La limite des déplacements au-delà de cent kilomètres de son domicile vient de tomber. Le monde est à nous, enfin presque, puisque nous sommes forcés de rester gaulois. L’envie de voir la mer est la plus forte, nous quittons notre domicile pour notre maison du sud qui a la chance d’être directement sur la mer. Là-bas, il y a une cave que j’ai inventoriée il y a quelques mois, mais cette cave est constituée de vins jeunes et solides, car pendant l’été, il est déconseillé d’ouvrir des vins très anciens.
Je n’ai donc pas, comme en région parisienne, l’incitation à ouvrir des bouteilles de bas niveaux qu’il faut boire au plus vite. Après une semaine de régime strict, ma femme me met sous les yeux et sous les narines des côtelettes d’agneau préparées aux herbes de Provence. Comment résister à la tentation ? Impossible. Je descends en cave et je choisis un Vega Sicilia Unico 1998. Pour des vins de cette jeunesse j’ai de plus en plus pris l’habitude de les ouvrir au dernier moment, pour profiter de l’éclosion du vin qui va s’élargir dans le verre. J’aime les frémissements des vins qui éclosent.
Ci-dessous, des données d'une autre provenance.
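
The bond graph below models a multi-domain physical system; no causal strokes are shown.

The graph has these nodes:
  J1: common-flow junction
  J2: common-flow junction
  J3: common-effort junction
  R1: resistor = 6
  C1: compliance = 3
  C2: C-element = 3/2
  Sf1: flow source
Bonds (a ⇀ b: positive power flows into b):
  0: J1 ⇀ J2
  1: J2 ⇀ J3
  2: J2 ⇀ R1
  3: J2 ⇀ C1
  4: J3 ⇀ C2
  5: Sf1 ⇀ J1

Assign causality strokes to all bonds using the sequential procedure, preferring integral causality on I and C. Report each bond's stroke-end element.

bond 5 stroke→Sf1  (source Sf1 imposes f)
bond 0 stroke→J1  (J1 flow already set via bond 5)
bond 1 stroke→J2  (1-jn J2 has f-setter on 0)
bond 2 stroke→J2  (J2 flow already set via bond 0)
bond 3 stroke→J2  (J2: bond 0 brought flow, rest push out)
bond 4 stroke→J3  (J3 needs exactly one e-in)

b0 →J1
b1 →J2
b2 →J2
b3 →J2
b4 →J3
b5 →Sf1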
C’est donc au moment où l’agneau va être servi que j’ouvre la bouteille que je ne caraferai pas. Le bouchon presque neuf vient sans histoire et le premier parfum senti au goulot avant service est à se damner. C’est une explosion de cassis, doucereux et séduisant.
Le vin servi dans le verre est presque noir tant il est dense. Le parfum dans le verre est celui d’un vin outrageusement jeune alors qu’il a 22 ans. Il est paralysant, comme lorsqu’au musée du Louvre, on se trouve face à la Victoire de Samothrace. En bouche ce vin est un petit miracle, comme on dirait d’une petite mort. Il a la force d’un beau cassis, combinée au charme du velours. Pour moi, ce vin, c’est Rita Hayworth dans Gilda, l’expression de la pure sensualité. Je suis conquis.
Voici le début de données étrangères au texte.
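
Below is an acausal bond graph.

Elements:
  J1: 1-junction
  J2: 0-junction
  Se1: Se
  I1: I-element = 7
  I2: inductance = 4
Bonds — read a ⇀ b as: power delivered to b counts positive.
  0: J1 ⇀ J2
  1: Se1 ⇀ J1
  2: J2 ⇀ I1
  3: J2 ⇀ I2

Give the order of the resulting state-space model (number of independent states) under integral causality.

2  (I1, I2 all integral)

#1 stroke→J1  (Se1 (Se) sets effort on bond)
#0 stroke→J2  (only one flow-in slot at J1)
#2 stroke→I1  (J2 effort already set via bond 0)
#3 stroke→I2  (J2 effort already set via bond 0)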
J’ai un amour particulier pour Vega Sicilia Unico et la décennie 1960 – 1969 est la plus accomplie à mon goût. Mais j’adore aussi les jeunes, dans l’expression la plus débridée du plaisir pur. Ce jeune 1998 est diabolique.
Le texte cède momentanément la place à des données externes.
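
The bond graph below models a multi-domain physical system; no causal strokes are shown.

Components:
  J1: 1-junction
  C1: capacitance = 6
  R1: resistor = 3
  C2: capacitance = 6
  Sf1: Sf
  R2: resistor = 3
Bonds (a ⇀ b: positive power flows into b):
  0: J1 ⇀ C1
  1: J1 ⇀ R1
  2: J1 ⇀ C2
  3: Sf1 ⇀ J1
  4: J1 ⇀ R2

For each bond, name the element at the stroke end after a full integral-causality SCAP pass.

β0 |J1
β1 |J1
β2 |J1
β3 |Sf1
β4 |J1

β3 stroke at Sf1  (Sf1 (Sf) sets flow on bond)
β0 stroke at J1  (J1 flow already set via bond 3)
β1 stroke at J1  (J1: bond 3 brought flow, rest push out)
β2 stroke at J1  (1-jn J1 has f-setter on 3)
β4 stroke at J1  (1-jn J1 has f-setter on 3)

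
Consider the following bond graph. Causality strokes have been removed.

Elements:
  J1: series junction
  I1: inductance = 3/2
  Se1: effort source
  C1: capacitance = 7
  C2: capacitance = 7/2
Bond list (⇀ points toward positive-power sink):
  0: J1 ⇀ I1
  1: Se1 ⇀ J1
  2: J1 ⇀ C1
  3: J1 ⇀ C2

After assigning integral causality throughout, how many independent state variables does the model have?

3  (C1, C2, I1 all integral)

bond 1 stroke→J1  (Se1 fixes effort; stroke away)
bond 0 stroke→I1  (I1 outputs flow p/I1)
bond 2 stroke→J1  (J1 flow already set via bond 0)
bond 3 stroke→J1  (common-f at J1 fixed by 0)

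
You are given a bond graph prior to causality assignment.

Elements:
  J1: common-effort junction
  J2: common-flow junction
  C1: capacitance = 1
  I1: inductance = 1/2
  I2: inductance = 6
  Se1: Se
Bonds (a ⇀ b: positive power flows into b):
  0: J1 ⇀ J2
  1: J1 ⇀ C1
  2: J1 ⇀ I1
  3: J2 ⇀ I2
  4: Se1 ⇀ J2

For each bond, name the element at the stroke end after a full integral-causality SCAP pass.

#0 stroke at J2
#1 stroke at J1
#2 stroke at I1
#3 stroke at I2
#4 stroke at J2

bond 4 stroke at J2  (Se1 (Se) sets effort on bond)
bond 1 stroke at J1  (C1 outputs effort q/C1)
bond 0 stroke at J2  (common-e at J1 fixed by 1)
bond 2 stroke at I1  (J1: bond 1 brought effort, rest push out)
bond 3 stroke at I2  (J2: last free bond brings flow in)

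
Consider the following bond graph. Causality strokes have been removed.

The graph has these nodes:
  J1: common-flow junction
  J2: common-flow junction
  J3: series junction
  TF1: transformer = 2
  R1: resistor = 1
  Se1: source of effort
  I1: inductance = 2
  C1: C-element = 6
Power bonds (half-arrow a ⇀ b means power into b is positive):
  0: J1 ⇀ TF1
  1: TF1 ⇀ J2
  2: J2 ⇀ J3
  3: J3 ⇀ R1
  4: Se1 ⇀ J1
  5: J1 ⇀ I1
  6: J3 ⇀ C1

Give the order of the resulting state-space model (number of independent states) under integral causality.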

Il reste du vin car je suis seul à boire. Le lendemain soir, il m’apparaît comme une évidence que l’ouverture au dernier moment avait donné au Vega Sicilia Unico une fraîcheur divine. Souvent, au restaurant, le sommelier me demande s’il peut décanter le vin choisi avant de le servir, et je refuse, ajoutant : ne l’ouvrez qu’au dernier moment. Et l’effet sur le vin, quand il est riche, est comme la naissance de Vénus de Botticelli.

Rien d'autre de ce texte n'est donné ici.